Но он был уже не интересен блюстителю, и тот, продемонстрировав выдающиеся способности стратега по части женского обольщения, приказал понятым помочь доктору увезти больного в палату.
Те перетащили Лыкина на каталку и повезли. При этом врач шел сбоку, бережно неся бутыль с остатками спирта.
Лыкин снова потерял сознание, а старшина остался наедине с соблазнительной медсестрой.
Как только дверь в операционную закрылась, Николай Павлович одной рукой обнял помощницу эскулапа за шею и прильнул к ее губам своими. Другой рукой он обхватил гораздо ниже, поднял не очень легкое тело и положил на освободившееся от Лыкина место.
– Не надо, Коля, – прошептала медсестра, сексуально дыша.
Получив благословение, тезка императора начал стаскивать с нее трусы.
– Коля, а ты можешь пройти техосмотр? – осведомилась практичная женщина. – А то мой придурок никак не доведет старый «жигуль» до кондиции.
– Могу, Танечка, могу.
– Завтра же, – конкретизировала прагматичная коллега матери Терезы.
Наступила минутная сексуальная пауза.
– Хорошо, – то ли согласился, то ли констатировал после нее свое состояние милиционер.

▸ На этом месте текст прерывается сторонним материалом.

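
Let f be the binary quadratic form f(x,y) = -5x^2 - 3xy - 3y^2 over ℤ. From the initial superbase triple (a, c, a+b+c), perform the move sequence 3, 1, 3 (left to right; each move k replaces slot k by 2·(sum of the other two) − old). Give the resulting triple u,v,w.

start (-5,-3,-11) = (f(1,0),f(0,1),f(1,1))
replace slot 3: 2·((-5)+(-3)) − (-11) = -5 → (-5,-3,-5)
replace slot 1: 2·((-3)+(-5)) − (-5) = -11 → (-11,-3,-5)
replace slot 3: 2·((-11)+(-3)) − (-5) = -23 → (-11,-3,-23)

-11,-3,-23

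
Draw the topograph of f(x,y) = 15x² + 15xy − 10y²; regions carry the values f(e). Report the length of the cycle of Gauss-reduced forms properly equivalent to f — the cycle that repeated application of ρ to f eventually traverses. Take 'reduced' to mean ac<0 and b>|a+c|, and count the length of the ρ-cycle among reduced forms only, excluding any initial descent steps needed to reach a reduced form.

D = 825, ⌊√D⌋ = 28
river: ρ → (-10,25,5)
river: ρ → (5,25,-10)
river: ρ → (-10,15,15)
river: ρ → (15,15,-10)
ρ-cycle length = 4 (tail of 0 descent steps not counted)

4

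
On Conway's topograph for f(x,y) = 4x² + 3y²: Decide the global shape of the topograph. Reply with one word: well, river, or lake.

D = b²−4ac = 0² − 4·4·3 = -48
D < 0 ⇒ definite ⇒ every region one sign ⇒ single well

well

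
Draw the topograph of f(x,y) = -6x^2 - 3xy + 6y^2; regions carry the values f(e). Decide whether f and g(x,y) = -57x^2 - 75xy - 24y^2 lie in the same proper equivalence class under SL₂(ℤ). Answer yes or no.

D₁ = 153, D₂ = 153
river cycle of f (length 6): (6, 3, -6), (-6, 9, 3), (3, 9, -6), (-6, 3, 6), (6, 9, -3), (-3, 9, 6)
river cycle of g (length 6): (-3, 9, 6), (6, 3, -6), (-6, 9, 3), (3, 9, -6), (-6, 3, 6), (6, 9, -3)
cycles coincide ⇒ equivalent

yes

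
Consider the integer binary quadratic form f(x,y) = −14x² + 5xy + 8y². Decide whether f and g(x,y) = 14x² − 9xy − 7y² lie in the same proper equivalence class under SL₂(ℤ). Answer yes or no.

D₁ = 473, D₂ = 473
river cycle of f (length 4): (8, 11, -11), (-11, 11, 8), (8, 21, -1), (-1, 21, 8)
river cycle of g (length 4): (-7, 9, 14), (14, 19, -2), (-2, 21, 4), (4, 19, -7)
cycles differ ⇒ inequivalent

no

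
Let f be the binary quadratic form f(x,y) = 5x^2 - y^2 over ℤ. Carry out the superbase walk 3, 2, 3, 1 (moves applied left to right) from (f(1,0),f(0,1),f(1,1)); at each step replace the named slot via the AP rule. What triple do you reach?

start (5,-1,4) = (f(1,0),f(0,1),f(1,1))
replace slot 3: 2·(5+(-1)) − 4 = 4 → (5,-1,4)
replace slot 2: 2·(5+4) − (-1) = 19 → (5,19,4)
replace slot 3: 2·(5+19) − 4 = 44 → (5,19,44)
replace slot 1: 2·(19+44) − 5 = 121 → (121,19,44)

121,19,44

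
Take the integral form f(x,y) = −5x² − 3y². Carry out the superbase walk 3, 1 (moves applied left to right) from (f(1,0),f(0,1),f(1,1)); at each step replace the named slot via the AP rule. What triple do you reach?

start (-5,-3,-8) = (f(1,0),f(0,1),f(1,1))
replace slot 3: 2·((-5)+(-3)) − (-8) = -8 → (-5,-3,-8)
replace slot 1: 2·((-3)+(-8)) − (-5) = -17 → (-17,-3,-8)

-17,-3,-8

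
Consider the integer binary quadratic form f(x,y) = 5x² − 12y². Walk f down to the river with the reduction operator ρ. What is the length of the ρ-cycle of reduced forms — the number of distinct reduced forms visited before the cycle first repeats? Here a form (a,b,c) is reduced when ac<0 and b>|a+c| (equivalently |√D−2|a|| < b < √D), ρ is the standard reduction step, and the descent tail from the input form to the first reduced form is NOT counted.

D = 240, ⌊√D⌋ = 15
descent: ρ → (-12,0,5)
descent: ρ → (5,10,-7)  [lands on river]
river: ρ → (-7,4,8)
river: ρ → (8,12,-3)
river: ρ → (-3,12,8)
river: ρ → (8,4,-7)
river: ρ → (-7,10,5)
ρ-cycle length = 6 (tail of 2 descent steps not counted)

6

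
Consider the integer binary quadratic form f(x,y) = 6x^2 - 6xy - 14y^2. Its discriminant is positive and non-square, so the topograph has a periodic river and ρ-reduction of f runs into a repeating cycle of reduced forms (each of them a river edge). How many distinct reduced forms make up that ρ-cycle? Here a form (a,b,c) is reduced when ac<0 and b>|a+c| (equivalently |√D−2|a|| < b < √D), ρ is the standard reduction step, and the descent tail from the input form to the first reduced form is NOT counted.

D = 372, ⌊√D⌋ = 19
descent: ρ → (-14,6,6)
descent: ρ → (6,18,-2)  [lands on river]
river: ρ → (-2,18,6)
ρ-cycle length = 2 (tail of 2 descent steps not counted)

2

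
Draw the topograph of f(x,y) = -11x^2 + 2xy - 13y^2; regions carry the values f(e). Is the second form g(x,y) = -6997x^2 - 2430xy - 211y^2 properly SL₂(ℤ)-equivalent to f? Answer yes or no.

D₁ = -568, D₂ = -568
f is negative-definite; reduce −f:
−f: reduced (well bottom): (11,-2,13) with a≤c, −a<b≤a
flip sign back: reduced form of f is (-11,2,-13)
g is negative-definite; reduce −g:
−g: flip: (6997,2430,211)→(211,-2430,6997)
−g: translate: b→102 (≡-2430 mod 422), so (211,-2430,6997)→(211,102,13)
−g: flip: (211,102,13)→(13,-102,211)
−g: translate: b→2 (≡-102 mod 26), so (13,-102,211)→(13,2,11)
−g: flip: (13,2,11)→(11,-2,13)
−g: reduced (well bottom): (11,-2,13) with a≤c, −a<b≤a
flip sign back: reduced form of g is (-11,2,-13)
reduced forms (-11, 2, -13) vs (-11, 2, -13) ⇒ equivalent

yes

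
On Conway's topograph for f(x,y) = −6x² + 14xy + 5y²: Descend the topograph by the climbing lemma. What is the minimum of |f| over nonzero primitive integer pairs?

river: ρ → (5,16,-3)
river: ρ → (-3,14,10)
river: ρ → (10,6,-7)
river: ρ → (-7,8,9)
river: ρ → (9,10,-6)
river: ρ → (-6,14,5)
closes: descent 0, river 6
min |a| on river = 3

3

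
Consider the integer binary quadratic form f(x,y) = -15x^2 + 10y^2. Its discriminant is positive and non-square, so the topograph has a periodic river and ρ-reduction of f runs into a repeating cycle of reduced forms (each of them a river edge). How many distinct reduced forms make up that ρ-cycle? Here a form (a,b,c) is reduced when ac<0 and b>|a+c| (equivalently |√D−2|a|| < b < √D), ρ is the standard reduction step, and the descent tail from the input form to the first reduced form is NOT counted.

D = 600, ⌊√D⌋ = 24
descent: ρ → (10,20,-5)  [lands on river]
river: ρ → (-5,20,10)
ρ-cycle length = 2 (tail of 1 descent step not counted)

2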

Собрав обмундирование, застегнув пуговицы и поправив фуражку, которую во время всего процесса не снимал, Николай Павлович подошел к телефону, набрал номер и, когда ответили, строго приказал:
– Сержанта Скорикова, немедленно.
Тот ответил.
– Здорово, Васильич! Это Николай. Петь, ты завтра дежуришь? С утра! Слушай сюда. Просьба имеется. К тебе завтра подойдет от меня хороший человек. – Страж порядка подозвал Татьяну и, зажав рукой трубку да еще зачем-то шепотом, спросил, как мужа звать. Потом снова продолжил разговор с Петром: – Его Виктором звать. Фамилия Гвоздев. Ты ему помоги. А то у него «копейка» не первой свежести.
Петр что-то ответил.
– Не, Петь, я же сказал, подойдет, а не подъедет. – Старшина, довольный своим юмором, продолжал: – Ну вот и ладненько. Как ты после вчерашнего?
И у меня трещит. Петя, за мной не заржавеет.
Гы-ы!
Натурой. Ну, бывай. Пока.
Николай повесил трубку и, поцеловав Татьяну, сказал ей:
– Всё слышала. Петр Васильевич Скориков. Мой двоюродный брательник. Завтра твой должен быть у него в девять ровно. Со всеми документами. И пешком, а то на вашем драндулете, не дай бог, снимут там номера, после не расхлебаемся.
– Спасибо, Коленька, – Татьяна поцеловала благодетеля.
– Спасибом не отделаешься.
Татьяна покраснела.
– А Петьке дашь?
Татьяна глубоко вздохнула и сделала вид, что обиделась.
– Ты чего, Тань, я же пошутил, – понял глупость сказанного блюститель. – Прости.
– Больше так не шути. – Татьяна начала играть роль обиженной пятнадцатилетней школьницы из повести о первой любви неизвестного автора.
– Ну, мне пора, – заторопился старшина. – А со своего за техосмотр сдери пять сотен.
Он хотел на прощание еще раз обнять Татьяну, залезть к ней под кофту, стиснуть грудь так, чтобы медсестра завизжала, не больно его стукнула в ответ и сказала «дурак». Но в это время дверь в операционную с шумом распахнулась и в нее ввалились врач с еще более пустой бутылью, понятые-грузчики и Лыкин.